Shares in the chemicals group have underperformed the wider sector in the past year and over three-year and five-year timeframes, which the US investment bank said reflected ongoing “structural mid- to long-term growth concerns” in the key auto catalysts business, which makes up 65% of Johnson Matthey’s profits.
As car manufacturing shifted gear last year, with the IMF revealing that the sector shrank last year for first time since the financial crisis, while sales of electric vehicles doubled to 2mln, JPMorgan sees obvious effects for JMAT.
“We believe the structural growth headwinds will likely become more visible from next year as the EV penetration is likely to see a significant inflection in EU,” JPM's analysts said, with the sector also battling the “cyclical downturn” in US and EU truck markets.

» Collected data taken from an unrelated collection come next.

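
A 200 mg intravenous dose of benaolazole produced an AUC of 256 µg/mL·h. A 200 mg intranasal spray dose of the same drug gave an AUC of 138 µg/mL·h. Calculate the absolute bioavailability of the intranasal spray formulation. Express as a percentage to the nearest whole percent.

F = 54%

F = (AUC_ev / D_ev) / (AUC_iv / D_iv)
  = (138/200) / (256/200)
  = 0.69 / 1.28 = 0.5391
  = 53.91%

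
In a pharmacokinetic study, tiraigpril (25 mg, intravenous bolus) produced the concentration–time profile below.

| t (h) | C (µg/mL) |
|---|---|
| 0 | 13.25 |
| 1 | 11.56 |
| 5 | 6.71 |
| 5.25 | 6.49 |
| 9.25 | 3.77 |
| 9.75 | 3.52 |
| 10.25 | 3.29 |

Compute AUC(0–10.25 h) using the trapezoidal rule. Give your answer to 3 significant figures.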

The analysts slashed the FTSE 100 company’s target price to 2,850p from 3,400p after the shares spiralled downwards more than 10% last week on the back of a half-year update where debt was higher than expected and full-year guidance was rejigged due to delays opening a factory in Poland.
Looking ahead, electric vehicles are a potential growth catalyst for Johnson Matthey, but while there seemed to be some progress with the new eLNO electric vehicle battery materials, JPM said “any customer confirmation is unlikely till 2022 at the earliest”.
Shares slumped 1% to 2,907p in Thursday morning trading.